スノーパークのジャンプ台やアイテムの土台(側面)を作る際、カチッとした美しい「壁」がそびえ立っているのを見たことがあるかと思います。 あの壁を作るために欠かせない道具が、先端が平らで四角い「角スコップ(アルミスコップ)」です。
角スコップは、雪をすくうだけでなく、雪を「切り裂く」「面を整える」「ブロックを積み上げる」ための非常に多機能なギアです。
しかし、このスコップワークも、やり方を知らないと「雪のブロックがボロボロと崩れてしまう」「すぐにスコップの首が曲がって壊れる」といったトラブルが起きます。今回は、硬い雪を豆腐のように綺麗に切り出し、美しい土台を作るための「垂直プレス法」を解説します。
多くの人がスコップを使う際、園芸用のシャベルのように、斜めにスコップを突き刺し、腕力でグイッと雪を持ち上げようとします。

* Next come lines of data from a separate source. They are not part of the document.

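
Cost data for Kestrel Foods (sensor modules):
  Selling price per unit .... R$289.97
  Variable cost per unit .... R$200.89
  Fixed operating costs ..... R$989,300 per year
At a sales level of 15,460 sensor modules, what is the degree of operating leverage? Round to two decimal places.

Total contribution margin = 15,460 × R$89.08 = R$1,377,176.80.
EBIT = R$1,377,176.80 − R$989,300 = R$387,876.80.
So DOL = total CM / EBIT = R$1,377,176.80 / R$387,876.80 = 3.5506.

3.55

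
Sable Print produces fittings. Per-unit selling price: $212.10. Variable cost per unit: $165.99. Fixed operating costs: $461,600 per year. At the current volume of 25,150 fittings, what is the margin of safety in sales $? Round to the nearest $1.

Contribution margin per unit = $212.10 − $165.99 = $46.11. Break-even units = $461,600 ÷ $46.11 = 10,010.84; break-even revenue = 10,010.84 × $212.10 = $2,123,299.93.
Actual sales revenue = 25,150 × $212.10 = $5,334,315.00.
Margin of safety = $5,334,315.00 − $2,123,299.93 = $3,211,015.

$3,211,015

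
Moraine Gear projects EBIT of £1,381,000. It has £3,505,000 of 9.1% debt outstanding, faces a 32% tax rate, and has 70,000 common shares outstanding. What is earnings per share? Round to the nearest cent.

Interest = £318,955.00, so EBT = £1,381,000 − £318,955.00 = £1,062,045.00.
Net income = £1,062,045.00 × (1 − 0.32) = £722,190.60.
EPS = £722,190.60 ÷ 70,000 = £10.32.

£10.32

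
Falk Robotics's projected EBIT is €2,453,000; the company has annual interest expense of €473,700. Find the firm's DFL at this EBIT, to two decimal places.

1.24

Annual interest charges come to €473,700.00.
Degree of financial leverage = EBIT / (EBIT − interest) = €2,453,000 / €1,979,300.00 = 1.2393.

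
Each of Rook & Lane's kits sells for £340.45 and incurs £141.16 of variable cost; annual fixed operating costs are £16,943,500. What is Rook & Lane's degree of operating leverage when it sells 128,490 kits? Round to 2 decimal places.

Contribution at this volume is 128,490 × £199.29 = £25,606,772.10.
Subtracting fixed costs: EBIT = £25,606,772.10 − £16,943,500 = £8,663,272.10.
Degree of operating leverage = £25,606,772.10 / £8,663,272.10 = 2.9558.

2.96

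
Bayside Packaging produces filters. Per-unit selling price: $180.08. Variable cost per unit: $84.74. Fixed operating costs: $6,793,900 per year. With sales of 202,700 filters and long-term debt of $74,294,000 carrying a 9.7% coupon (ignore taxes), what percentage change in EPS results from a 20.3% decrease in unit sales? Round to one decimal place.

At 202,700 units, contribution = 202,700 × $95.34 = $19,325,418.00.
Subtracting fixed costs: EBIT = $19,325,418.00 − $6,793,900 = $12,531,518.00.
Interest = $7,206,518.00, so EBIT − I = $5,325,000.00.
Degree of combined leverage = contribution ÷ (EBIT − I) = $19,325,418.00 ÷ $5,325,000.00 = 3.6292.
EPS therefore changes by 3.6292 × (-20.3%) = -73.7%.

-73.7%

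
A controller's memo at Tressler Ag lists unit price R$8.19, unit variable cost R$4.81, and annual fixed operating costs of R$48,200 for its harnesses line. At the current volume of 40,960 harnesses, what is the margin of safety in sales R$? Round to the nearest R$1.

R$218,670

Unit CM = price − variable cost = R$8.19 − R$4.81 = R$3.38. Break-even units = R$48,200 ÷ R$3.38 = 14,260.36; break-even revenue = 14,260.36 × R$8.19 = R$116,792.31.
Current sales = 40,960 × R$8.19 = R$335,462.40.
Margin of safety = R$335,462.40 − R$116,792.31 = R$218,670.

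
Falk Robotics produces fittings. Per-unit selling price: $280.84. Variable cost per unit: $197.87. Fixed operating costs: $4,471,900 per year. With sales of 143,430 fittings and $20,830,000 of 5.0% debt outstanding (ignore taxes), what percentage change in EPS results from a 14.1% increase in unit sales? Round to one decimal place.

+26.3%

At 143,430 units, contribution = 143,430 × $82.97 = $11,900,387.10.
Subtracting fixed costs: EBIT = $11,900,387.10 − $4,471,900 = $7,428,487.10.
After interest of $1,041,500.00, pre-tax earnings = $6,386,987.10.
Degree of combined leverage = contribution ÷ (EBIT − I) = $11,900,387.10 ÷ $6,386,987.10 = 1.8632.
EPS therefore changes by 1.8632 × (+14.1%) = +26.3%.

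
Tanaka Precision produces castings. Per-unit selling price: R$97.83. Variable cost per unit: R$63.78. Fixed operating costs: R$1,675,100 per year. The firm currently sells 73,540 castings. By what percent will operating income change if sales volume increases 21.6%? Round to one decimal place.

+65.2%

At 73,540 units, contribution = 73,540 × R$34.05 = R$2,504,037.00.
Operating income = contribution − fixed costs = R$2,504,037.00 − R$1,675,100 = R$828,937.00.
Degree of operating leverage = R$2,504,037.00 / R$828,937.00 = 3.0208.
Operating income changes by 3.0208 × +21.6% = +65.2%.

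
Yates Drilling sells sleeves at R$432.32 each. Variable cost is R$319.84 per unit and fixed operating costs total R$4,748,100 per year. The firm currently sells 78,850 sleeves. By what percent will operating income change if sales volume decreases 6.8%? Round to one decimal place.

-14.6%

At 78,850 units, contribution = 78,850 × R$112.48 = R$8,869,048.00.
Subtracting fixed costs: EBIT = R$8,869,048.00 − R$4,748,100 = R$4,120,948.00.
DOL = contribution ÷ EBIT = R$8,869,048.00 ÷ R$4,120,948.00 = 2.1522.
Operating income changes by 2.1522 × -6.8% = -14.6%.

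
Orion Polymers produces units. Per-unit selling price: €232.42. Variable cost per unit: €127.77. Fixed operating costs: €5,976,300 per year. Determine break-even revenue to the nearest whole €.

€13,272,925

Contribution margin per unit = €232.42 − €127.77 = €104.65, a CM ratio of €104.65 ÷ €232.42 = 0.4503.
Break-even sales = FC ÷ CM ratio = €5,976,300 × €232.42 / €104.65 = €13,272,925.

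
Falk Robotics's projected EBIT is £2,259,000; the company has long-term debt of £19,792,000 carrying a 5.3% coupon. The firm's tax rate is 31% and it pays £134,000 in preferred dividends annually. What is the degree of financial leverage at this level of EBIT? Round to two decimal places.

Interest = £1,048,976.00.
Preferred dividends grossed up pre-tax: £134,000 / (1 − 0.31) = £194,202.90.
DFL = EBIT ÷ [EBIT − I − D_p/(1−t)] = £2,259,000 ÷ [£2,259,000 − £1,048,976.00 − £194,202.90] = £2,259,000 ÷ £1,015,821.10 = 2.2238.

2.22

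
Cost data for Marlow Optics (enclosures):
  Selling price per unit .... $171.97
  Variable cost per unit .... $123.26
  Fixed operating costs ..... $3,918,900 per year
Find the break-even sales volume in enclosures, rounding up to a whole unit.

Contribution margin per unit = $171.97 − $123.26 = $48.71.
Units to break even: $3,918,900 ÷ $48.71 = 80,453.71, rounded up to 80,454.

80,454 enclosures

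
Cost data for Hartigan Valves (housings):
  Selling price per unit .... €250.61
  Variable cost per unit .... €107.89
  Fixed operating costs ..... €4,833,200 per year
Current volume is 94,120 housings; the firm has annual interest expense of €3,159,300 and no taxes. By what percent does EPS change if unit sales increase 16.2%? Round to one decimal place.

Contribution at this volume is 94,120 × €142.72 = €13,432,806.40.
EBIT = €13,432,806.40 − €4,833,200 = €8,599,606.40.
After interest of €3,159,300.00, pre-tax earnings = €5,440,306.40.
Degree of combined leverage = contribution ÷ (EBIT − I) = €13,432,806.40 ÷ €5,440,306.40 = 2.4691.
%ΔEPS = DCL × %ΔSales = 2.4691 × +16.2% = +40.0%.

+40.0%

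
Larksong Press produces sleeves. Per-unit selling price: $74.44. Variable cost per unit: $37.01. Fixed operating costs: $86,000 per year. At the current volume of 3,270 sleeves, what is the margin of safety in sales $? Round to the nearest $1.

$72,384

Each unit contributes $74.44 − $37.01 = $37.43. Break-even units = $86,000 ÷ $37.43 = 2,297.62; break-even revenue = 2,297.62 × $74.44 = $171,035.00.
Actual sales revenue = 3,270 × $74.44 = $243,418.80.
Margin of safety = $243,418.80 − $171,035.00 = $72,384.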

しかし、踏み固められたゲレンデの雪は、密度が非常に高く、非常に重いです。 斜めに突き刺して持ち上げようとすると、スコップのアルミ板に無理な曲げの力が加わり、簡単に首元から曲がってしまいます。また、切り出された雪も、四角い綺麗なブロックにならずに途中でボロボロと崩れてしまい、壁を積み上げるための建材として使えなくなってしまいます。
プロのビルダーは、腕の力で雪をすくいません。 自分の「体重(重力)」をスコップの真上に乗せて、垂直に切り落とします。
こうして切り出された綺麗な雪ブロックは、隙間なくきれいに積み重ねることができます(レンガ積みの要領)。
積み重ねたブロックの隙間に乾いた粉雪をすり込み、軽く叩いて締める(圧密化)だけで、気温が下がれば重機のキャタピラが乗ってもびくともしない、強固な「キッカーの壁面」が完成します。
道具の特性を理解し、力学的に最もスコップが長持ちし、かつ自分の体が疲れない角度でアプローチする。
この「角スコップの垂直プレス」という極めてシンプルな動作を一つマスターするだけで、現場の作業スピードは3倍になり、道具の寿命は10倍に伸び、何よりも「崩れず安全なパークの壁」が完成するようになります。私たちは、若手ディガーの安全と成長のために、この基礎技術を大切に継承しています。